Drama zehirlenmesi geçiren seyirci (TEMSİLİ DEĞİL!)
Televizyonda 2015'e son, 2016'ya ilk bakış: Bu gitmeler, gitmek değil..
02 Ocak 2016
Sektörün en büyük sıkıntısı ne
yazık ki "yazar" eksikliği. Ve bu açık gittikçe büyük bir tehlike haline
geldi. "Yeni isimler yetiştirmeyen "usta"lar düşünsün", diyemeyeceğim
çünkü sıkıntı büyük. Televizyona içerik üretenlerle, tüketenler
arasındaki korkunç kuşak çatışması aşılamıyor. Bırak aşmayı henüz bir kuşak çatışmasının varlığından bile haberdar olduklarını sanmıyorum. Deneyimli senaristler
süre bazlı şikayetlere devam ederken ne yazık ki kafaca eskidiklerini,
vizyonlarını yenileyemediklerini ve heybeden yedikleri için
tükendiklerini de kabul etmiyorlar. Neyse...
2015'in hikaye anlamında en büyük gelişmesi de yerli yapımcının telif ödeyerek uyarlama yapmayı öğrenmesi oldu. Elbette buna defans üreten bir takım yazarlar yine var. Malum, bir projeye "özgün" derseniz alacağınız kaşe ile "uyarlama" kaşesi arasında epeyce fark var. Ancak 2016'da araklamalı iş üretiminin azalarak bitmeye yüz tutacağını umuyorum. Çünkü artık Türkiye, "boş ver ya, kumda oynasınlar" denilecek bir pazar değil. Adamın işini çalarsan, durumu ciddiye alıyor ve telifinin peşine düşüyor. Kore piyasası bile konuya uyandı ve uyarlanması için verdiği dizilerin yurt dışı satışından pay istemeye başladı. Teknik eleman yetersizliği ve kaf dağına bayrak diken oyuncu kaşelerine hiç girmeyeceğim. O kısım gerçekten dipsiz kuyu...
Bu yıl yayına giren diziler içinde Show Tv'de iki bölüm Acil Servis adıyla yayınlandıktan
sonra kendi içinde evrilerek Acil Aşk Aranıyor'a dönüşen ama 24. bölümde
final yapmaktan kurtulamayan Med Yapım projesini hızlı karar alma açısından
oldukça dikkat çekici bir strateji kurdukları için kişisel tarihime notlandım.
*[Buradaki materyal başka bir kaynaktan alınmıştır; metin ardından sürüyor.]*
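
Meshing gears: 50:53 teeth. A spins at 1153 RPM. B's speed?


Gear ratio = 50:53 = 50:53
RPM_B = RPM_A × (teeth_A / teeth_B)
= 1153 × (50/53)
= 1087.7 RPM

1087.7 RPM


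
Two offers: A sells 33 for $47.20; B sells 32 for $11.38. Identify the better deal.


Deal A: $47.20/33 = $1.4303/unit
Deal B: $11.38/32 = $0.3556/unit
B is cheaper per unit
= Deal B

Deal B


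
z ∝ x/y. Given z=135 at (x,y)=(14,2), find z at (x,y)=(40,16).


z = k·x/y
Solve for k using the known point: k = z·y/x = 135×2/14 = 270/14 ≈ 19.2857
Now evaluate at x=40, y=16:
z = k × 40 / 16 = (270 × 40) / (14 × 16) = 10800/224
≈ 48.2143

48.2143


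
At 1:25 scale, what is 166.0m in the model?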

Yapım şirketi doğru bir zamanlamayla ve hızla diziyi Hastane
Draması'ndan, Romantik Komedi'ye çevirdi ama ne yazık ki bu atak da diziyi ekranda
tutmaya yetmedi.
2015'in bir diğer ilginç "tür" atağı da yolu
açan Kiraz Mevsimi'nin peşinden giden "Hoş kızlar delikanlılar, boş
konular" temalı diziler oldu. Başarılı da oldular. Romantik Komedi
rafında saklayacağımız bu diziler içinde öne çıkan ise kuşkusuz Kiralık
Aşk oldu. Küçük bir derdi olmasına rağmen seyircisini yazmaya, konuşmaya
ve dahi okumaya da motive eden bir proje olarak ekran tarihinin üst
raflarında saklanmaya değer bir projedir. Ana akım medya bu konuyu dikkate değer bulmadı ama Kiralık Aşk seyircisi, sosyal medya
üzerinden örgütlenerek "Kitap Kulübü" bile kurdu. Kiralık Aşk halen
ekranda ve sanırım 2016 sezonunu da tamamlayacak.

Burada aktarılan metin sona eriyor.